The two women marched purposefully back toward Bishopsgate Str
eet, then they turned south and hurried along it through the Bishops Gate itself. Tom followed them, unnoticed, into Gracechurch Street then on into Fish Street, crossing the City in its entirety, and so into the thinner Sunday afternoon bustle of London Bridge. He still had almost no idea where they were heading for, but he had a shrewd idea who they were planning to meet: Robert Poley. And if Poley had not slept in his own bed for a week it could only mean that he was working undercover, probably in some prison, trying to tempt his fellow inmates into indiscretions that would reveal sedition or treason and fit them for Tyburn or The Tower. Which of the nearby jails he was currently resident in, was difficult to ascertain until the women marched down off the South Wark and continued straight into The Borough without turning right into Clink Street and the Clink Gaol or left into Tooley Street and the Borough Counter. As they continued straight on, it was clear that they must be heading for the Marshalsea.

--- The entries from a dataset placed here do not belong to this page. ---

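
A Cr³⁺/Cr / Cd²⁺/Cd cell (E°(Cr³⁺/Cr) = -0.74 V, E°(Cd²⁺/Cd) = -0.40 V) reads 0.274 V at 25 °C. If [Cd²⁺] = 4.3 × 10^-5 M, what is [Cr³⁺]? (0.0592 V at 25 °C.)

6.2 × 10^-4 M

From the Nernst equation, log Q = n(E° − E)/0.0592 = 6(0.34 − 0.274)/0.0592 = 6.689, so Q = 4.89 × 10^6.
With Q = [Cr³⁺]^2/[Cd²⁺]^3 and the known concentrations, [Cr³⁺]^2 in the numerator gives [Cr³⁺] = 6.2 × 10^-4 M.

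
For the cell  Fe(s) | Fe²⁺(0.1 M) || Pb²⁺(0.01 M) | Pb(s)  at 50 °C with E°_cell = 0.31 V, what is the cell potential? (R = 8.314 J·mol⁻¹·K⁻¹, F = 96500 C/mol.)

Balancing electrons gives n = 2; the reaction quotient is Q = [Fe²⁺]/[Pb²⁺] = 10.0.
E = E° − (RT/nF) ln Q = 0.31 − (8.314×323)/(2×96500) × (2.303) = 0.310 − 0.032 = 0.278 V.

0.278 V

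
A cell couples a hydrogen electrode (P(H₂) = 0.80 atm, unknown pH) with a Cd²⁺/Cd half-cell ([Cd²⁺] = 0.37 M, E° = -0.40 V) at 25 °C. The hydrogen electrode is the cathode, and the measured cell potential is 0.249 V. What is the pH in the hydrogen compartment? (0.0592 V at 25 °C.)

pH = 2.82

E°_cell = 0.40 V and n = 2.
log Q = n(E° − E)/0.0592 = 2×(0.40 − 0.249)/0.0592 = 5.101.
With Q = [Cd²⁺]·P(H₂) / [H⁺]^2, solving for [H⁺] gives log[H⁺] = -2.815, so pH = 2.82.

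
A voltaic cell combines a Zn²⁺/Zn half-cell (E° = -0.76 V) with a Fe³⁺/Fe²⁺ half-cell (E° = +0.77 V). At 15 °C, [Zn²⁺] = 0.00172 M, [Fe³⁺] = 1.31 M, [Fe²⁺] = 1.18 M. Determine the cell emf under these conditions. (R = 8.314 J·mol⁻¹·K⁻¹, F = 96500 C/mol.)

The Fe³⁺/Fe²⁺ couple has the higher reduction potential and acts as the cathode, so E°_cell = +0.77 − (-0.76) = 1.53 V.
Balancing electrons gives n = 2; the reaction quotient is Q = [Zn²⁺]·[Fe²⁺]^2/[Fe³⁺]^2 = 0.00140.
E = E° − (RT/nF) ln Q = 1.53 − (8.314×288)/(2×96500) × (-6.574) = 1.530 + 0.082 = 1.612 V.

1.61 V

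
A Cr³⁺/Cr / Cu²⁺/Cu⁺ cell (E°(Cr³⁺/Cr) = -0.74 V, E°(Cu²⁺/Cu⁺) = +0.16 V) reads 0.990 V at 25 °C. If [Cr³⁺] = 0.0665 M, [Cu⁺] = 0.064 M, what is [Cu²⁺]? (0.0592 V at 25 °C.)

0.86 M

From the Nernst equation, log Q = n(E° − E)/0.0592 = 3(0.90 − 0.990)/0.0592 = -4.561, so Q = 2.75 × 10^-5.
With Q = [Cr³⁺]·[Cu⁺]^3/[Cu²⁺]^3 and the known concentrations, [Cu²⁺]^3 in the denominator gives [Cu²⁺] = 0.86 M.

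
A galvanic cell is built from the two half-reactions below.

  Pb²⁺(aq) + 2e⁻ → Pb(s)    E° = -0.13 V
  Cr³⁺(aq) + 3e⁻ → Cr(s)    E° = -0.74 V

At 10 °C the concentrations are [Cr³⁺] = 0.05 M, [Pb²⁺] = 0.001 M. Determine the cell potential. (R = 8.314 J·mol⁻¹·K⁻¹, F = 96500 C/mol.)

0.550 V

The Pb²⁺/Pb couple has the higher reduction potential and acts as the cathode, so E°_cell = -0.13 − (-0.74) = 0.61 V.
Balancing electrons gives n = 6; the reaction quotient is Q = [Cr³⁺]^2/[Pb²⁺]^3 = 2.5 × 10^6.
E = E° − (RT/nF) ln Q = 0.61 − (8.314×283)/(6×96500) × (14.732) = 0.610 − 0.060 = 0.550 V.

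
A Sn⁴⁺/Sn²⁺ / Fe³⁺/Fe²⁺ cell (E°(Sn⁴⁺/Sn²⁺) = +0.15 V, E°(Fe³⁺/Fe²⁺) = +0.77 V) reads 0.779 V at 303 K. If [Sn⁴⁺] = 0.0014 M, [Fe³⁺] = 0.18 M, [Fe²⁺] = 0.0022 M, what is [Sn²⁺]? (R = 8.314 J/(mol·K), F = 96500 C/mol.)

From the Nernst equation, ln Q = nF(E° − E)/RT = 2×96500×(0.62 − 0.779)/(8.314×303) = -12.182, so Q = 5.12 × 10^-6.
With Q = [Sn⁴⁺]·[Fe²⁺]^2/([Sn²⁺]·[Fe³⁺]^2) and the known concentrations, [Sn²⁺] in the denominator gives [Sn²⁺] = 0.041 M.

0.041 M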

Tom followed, fascinated; his mind no longer turning over what he would say to Poley but how he would actually get to him. At last the women turned left into Angel Place and followed the edge of the churchyard behind the church of St George The Martyr until they reached the forbidding frontage of the Marshalsea. Tom paused, uncharacteristically hesitant. Should he push forward and pretend to be part of their party or should he hang back and await events?
Joan Yeomans knocked on the door and spoke to the man whose face appeared behind the grille set at head-height into it. After a moment, the door opened and the two women vanished inside. Still in a quandary, Tom hesitated - what he would say to the door keeper now all intermixed with what he wished to say to Poley. But all too soon he ran out of patience. He crossed the street and knocked on the jail’s forbidding door. After a moment the section behind the grille opened. A battered countenance with scar-thickened brows and a flattened nose appeared. ‘Yuss?’ if demanded.
‘I am come with Mistress Yeomans,’ he said. ‘I have a message for Master Poley. It is vital that I speak with him.’